Trade and Credit Insurance Implications
Published on 18th March 2020
While analysts initially expected economic effects to be confined to Q1 2020, COVID-19 appears set to have a longer impact. In early March, the Organisation for Economic Co-operation and Development (OECD) warned that a long-lasting and intensive outbreak across Asia-Pacific, Europe, and North America could reduce global growth to 1.5% in 2020, from its pre-outbreak forecast of 2.9%. Even without such an outbreak, the OECD revised down global growth forecasts to 2.4% for 2020.
The COVID-19 pandemic and efforts to contain its spread are disrupting economic activity. With strong implications for the trade credit, political risk, and surety insurance markets, it appears that many of the world’s largest economies will be affected, presenting risks to global trade and business operations.
This disruption to production will drive lower revenues, corresponding to lower margins with profit levels across the automotive, textile and chemicals sectors likely to be the hardest hit initially. Airlines, transport and travel operators are also likely to experience demand-side challenges, as global and domestic travel slows.
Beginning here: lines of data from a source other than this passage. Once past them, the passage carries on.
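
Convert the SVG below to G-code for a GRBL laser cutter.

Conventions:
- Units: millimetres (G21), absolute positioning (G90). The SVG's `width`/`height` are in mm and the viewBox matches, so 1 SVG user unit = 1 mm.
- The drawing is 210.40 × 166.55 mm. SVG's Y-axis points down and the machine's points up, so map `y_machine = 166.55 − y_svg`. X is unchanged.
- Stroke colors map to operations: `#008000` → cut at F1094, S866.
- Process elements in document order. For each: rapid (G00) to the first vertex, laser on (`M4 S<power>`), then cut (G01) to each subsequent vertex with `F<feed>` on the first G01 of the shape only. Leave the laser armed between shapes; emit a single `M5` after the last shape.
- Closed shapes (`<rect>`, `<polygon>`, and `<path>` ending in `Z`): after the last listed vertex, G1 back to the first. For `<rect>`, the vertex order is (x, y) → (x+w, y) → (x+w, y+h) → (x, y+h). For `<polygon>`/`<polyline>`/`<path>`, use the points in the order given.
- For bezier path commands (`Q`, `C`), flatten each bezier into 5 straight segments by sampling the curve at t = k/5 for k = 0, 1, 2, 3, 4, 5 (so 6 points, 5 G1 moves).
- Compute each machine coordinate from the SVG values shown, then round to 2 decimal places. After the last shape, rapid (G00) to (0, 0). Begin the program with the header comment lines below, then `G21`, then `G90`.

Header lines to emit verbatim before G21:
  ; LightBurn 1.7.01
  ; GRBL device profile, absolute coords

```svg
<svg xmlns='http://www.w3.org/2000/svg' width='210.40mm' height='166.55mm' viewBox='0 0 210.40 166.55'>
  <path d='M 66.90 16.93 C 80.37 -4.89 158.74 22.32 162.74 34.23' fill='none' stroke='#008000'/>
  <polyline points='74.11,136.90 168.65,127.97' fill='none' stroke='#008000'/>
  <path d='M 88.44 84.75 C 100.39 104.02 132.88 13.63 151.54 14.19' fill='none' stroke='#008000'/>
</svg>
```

; LightBurn 1.7.01
; GRBL device profile, absolute coords
G21
G90
G00 X66.90 Y149.62
M4 S866
G01 X81.66 Y157.34 F1094
G01 X105.30 Y156.39
G01 X131.16 Y149.84
G01 X152.53 Y140.79
G01 X162.74 Y132.32
G00 X74.11 Y29.65
M4 S866
G01 X168.65 Y38.58 F1094
G00 X88.44 Y81.80
M4 S866
G01 X97.80 Y81.79 F1094
G01 X110.44 Y98.47
G01 X124.71 Y122.22
G01 X138.96 Y143.39
G01 X151.54 Y152.36
M5
G00 X0.00 Y0.00

Since the viewBox matches the mm dimensions, user units are millimetres directly. The only transform is the Y-flip y_m = 166.55 − y_svg.

Shape 1 is a cubic bezier drawn with `<path>`. Its stroke #008000 means cut at S866, F1094. After flipping Y the toolpath is (66.90,149.62) → (81.66,157.34) → (105.30,156.39) → (131.16,149.84) → (152.53,140.79) → (162.74,132.32).

Shape 2 is a line segment drawn with `<polyline>`. Its stroke #008000 means cut at S866, F1094. After flipping Y the toolpath is (74.11,29.65) → (168.65,38.58).

Shape 3 is a cubic bezier drawn with `<path>`. Its stroke #008000 means cut at S866, F1094. After flipping Y the toolpath is (88.44,81.80) → (97.80,81.79) → (110.44,98.47) → (124.71,122.22) → (138.96,143.39) → (151.54,152.36).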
Insureds should be able to make a valid claim for losses related to COVID-19 under a trade credit policy, if there are no violations of stipulated clauses. As the proximate cause of the loss is default or non-payment the coverage does not consider the underlying cause of the loss, if it is not excluded.
For those with businesses interests in severely affected locations, there are a range of recommendations. These include:
- Actively monitor the situation
- Adopt a careful approach to exporting into the location and review any contracts in place
- Be prepared for requests from insurers for specific information on any funds outstanding on goods or services sold to risks based in that location, along with instructions to refrain from shipping, if ports begin to reach capacity.
- Make a determination, prior to a potentially insurable shipment being made, as to whether conditions on the ground would be so impactful that they are shipping into a foreseeable loss, and if they are exercising due care and diligence.
Taking these steps and business continuity risk mitigation actions will help your organisation be more resilient to COVID-19’s economic effects, especially if it continues to spread to other countries.
Although potentially covered by a trade credit policy, communicable diseases such as COVID-19 can be difficult to model or predict. However, for any company that sells on open account and/or has assets overseas, such coverage forms part of a broader, proactive risk management strategy.